Turkish officials may want Kyrgyzstan to “prove” its brotherhood, but the Gülen-affiliated schools in Kyrgyzstan are among the country’s best. RFE/RL reported on the pitting of two Bishkek-based universities against each other:
One, Manas University, is funded by the Turkish government. The other, Ataturk-Alatoo University, is funded by the global Islamic education network of Fethullah Gulen, the man Ankara blames for the July 15 coup attempt that killed hundreds…
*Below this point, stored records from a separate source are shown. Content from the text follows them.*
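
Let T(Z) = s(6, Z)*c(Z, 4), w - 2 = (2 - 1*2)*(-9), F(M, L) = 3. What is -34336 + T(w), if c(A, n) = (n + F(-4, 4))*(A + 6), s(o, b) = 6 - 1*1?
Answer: -34056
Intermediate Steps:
s(o, b) = 5 (s(o, b) = 6 - 1 = 5)
w = 2 (w = 2 + (2 - 1*2)*(-9) = 2 + (2 - 2)*(-9) = 2 + 0*(-9) = 2 + 0 = 2)
c(A, n) = (3 + n)*(6 + A) (c(A, n) = (n + 3)*(A + 6) = (3 + n)*(6 + A))
T(Z) = 210 + 35*Z (T(Z) = 5*(18 + 3*Z + 6*4 + Z*4) = 5*(18 + 3*Z + 24 + 4*Z) = 5*(42 + 7*Z) = 210 + 35*Z)
-34336 + T(w) = -34336 + (210 + 35*2) = -34336 + (210 + 70) = -34336 + 280 = -34056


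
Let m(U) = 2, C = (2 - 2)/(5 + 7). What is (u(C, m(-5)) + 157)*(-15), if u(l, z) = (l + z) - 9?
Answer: -2250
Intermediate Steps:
C = 0 (C = 0/12 = 0*(1/12) = 0)
u(l, z) = -9 + l + z
(u(C, m(-5)) + 157)*(-15) = ((-9 + 0 + 2) + 157)*(-15) = (-7 + 157)*(-15) = 150*(-15) = -2250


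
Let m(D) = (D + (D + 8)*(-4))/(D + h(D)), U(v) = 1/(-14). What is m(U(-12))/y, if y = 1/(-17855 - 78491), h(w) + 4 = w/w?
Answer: -42873970/43 ≈ -9.9707e+5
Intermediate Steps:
h(w) = -3 (h(w) = -4 + w/w = -4 + 1 = -3)
U(v) = -1/14
m(D) = (-32 - 3*D)/(-3 + D) (m(D) = (D + (D + 8)*(-4))/(D - 3) = (D + (8 + D)*(-4))/(-3 + D) = (D + (-32 - 4*D))/(-3 + D) = (-32 - 3*D)/(-3 + D))
y = -1/96346 (y = 1/(-96346) = -1/96346 ≈ -1.0379e-5)
m(U(-12))/y = ((-32 - 3*(-1/14))/(-3 - 1/14))/(-1/96346) = ((-32 + 3/14)/(-43/14))*(-96346) = -14/43*(-445/14)*(-96346) = (445/43)*(-96346) = -42873970/43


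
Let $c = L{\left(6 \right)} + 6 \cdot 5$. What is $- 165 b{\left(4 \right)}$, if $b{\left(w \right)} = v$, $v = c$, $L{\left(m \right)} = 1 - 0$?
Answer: $-5115$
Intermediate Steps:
$L{\left(m \right)} = 1$ ($L{\left(m \right)} = 1 + 0 = 1$)
$c = 31$ ($c = 1 + 6 \cdot 5 = 1 + 30 = 31$)
$v = 31$
$b{\left(w \right)} = 31$
$- 165 b{\left(4 \right)} = \left(-165\right) 31 = -5115$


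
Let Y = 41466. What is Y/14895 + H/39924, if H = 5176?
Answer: 48127364/16518555 ≈ 2.9135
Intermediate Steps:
Y/14895 + H/39924 = 41466/14895 + 5176/39924 = 41466*(1/14895) + 5176*(1/39924) = 13822/4965 + 1294/9981 = 48127364/16518555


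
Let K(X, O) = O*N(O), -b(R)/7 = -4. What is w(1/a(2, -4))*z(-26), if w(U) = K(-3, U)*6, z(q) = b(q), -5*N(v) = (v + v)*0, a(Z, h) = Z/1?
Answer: 0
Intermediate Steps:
a(Z, h) = Z (a(Z, h) = Z*1 = Z)
b(R) = 28 (b(R) = -7*(-4) = 28)
N(v) = 0 (N(v) = -(v + v)*0/5 = -2*v*0/5 = -⅕*0 = 0)
z(q) = 28
K(X, O) = 0 (K(X, O) = O*0 = 0)
w(U) = 0 (w(U) = 0*6 = 0)
w(1/a(2, -4))*z(-26) = 0*28 = 0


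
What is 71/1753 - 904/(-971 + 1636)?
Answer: -1537497/1165745 ≈ -1.3189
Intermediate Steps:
71/1753 - 904/(-971 + 1636) = 71*(1/1753) - 904/665 = 71/1753 - 904*1/665 = 71/1753 - 904/665 = -1537497/1165745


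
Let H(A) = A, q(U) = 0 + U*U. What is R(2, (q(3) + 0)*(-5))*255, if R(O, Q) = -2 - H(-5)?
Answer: 765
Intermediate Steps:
q(U) = U**2 (q(U) = 0 + U**2 = U**2)
R(O, Q) = 3 (R(O, Q) = -2 - 1*(-5) = -2 + 5 = 3)
R(2, (q(3) + 0)*(-5))*255 = 3*255 = 765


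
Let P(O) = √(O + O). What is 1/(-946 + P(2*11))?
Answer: -43/40676 - √11/447436 ≈ -0.0010645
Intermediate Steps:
P(O) = √2*√O (P(O) = √(2*O) = √2*√O)
1/(-946 + P(2*11)) = 1/(-946 + √2*√(2*11)) = 1/(-946 + √2*√22) = 1/(-946 + 2*√11)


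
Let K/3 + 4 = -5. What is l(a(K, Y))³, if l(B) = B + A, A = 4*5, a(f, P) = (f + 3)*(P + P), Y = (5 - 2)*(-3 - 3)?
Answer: 690807104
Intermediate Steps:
Y = -18 (Y = 3*(-6) = -18)
K = -27 (K = -12 + 3*(-5) = -12 - 15 = -27)
a(f, P) = 2*P*(3 + f) (a(f, P) = (3 + f)*(2*P) = 2*P*(3 + f))
A = 20
l(B) = 20 + B (l(B) = B + 20 = 20 + B)
l(a(K, Y))³ = (20 + 2*(-18)*(3 - 27))³ = (20 + 2*(-18)*(-24))³ = (20 + 864)³ = 884³ = 690807104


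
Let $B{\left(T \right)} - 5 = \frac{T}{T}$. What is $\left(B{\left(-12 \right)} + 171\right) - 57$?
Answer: $120$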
Immediately after the coup was crushed, the Kyrgyz rector of the Ankara-funded Manas University organized a forum to denounce the attempted putsch. Sebahattin Balf also used the forum on July 18 to publicly warn his fellow citizens that the Gulen group could equally make “people in Kyrgyzstan do terrible things in their own country.”
The post-coup attempt period in Turkey has been rife with arrests and crackdowns–aimed at first the military faction participating, then academics and journalists–with many Western analysts warning and worrying that the coup attempt has become the excuse Erdoğan needed to further consolidate power. Çavuşoğlu tweeted an image of an email apparently sent from a BBC producer to a Turkish student involved in the Turkish Society at a London university seeking comment saying, “We are struggling to find anyone in the country who is critical of what the government is doing.” Çavuşoğlu’s comment, “BBC regrets not to find anybody to defend the coup attempt and attack the government. #Sorry,” has been read by many regional watchers as a smug celebration of the government’s crackdown and intimidation campaign.
As the crackdown widens from people directly involved in the coup-attempt to those guilty, it seems, by association, Central Asia will be paying attention.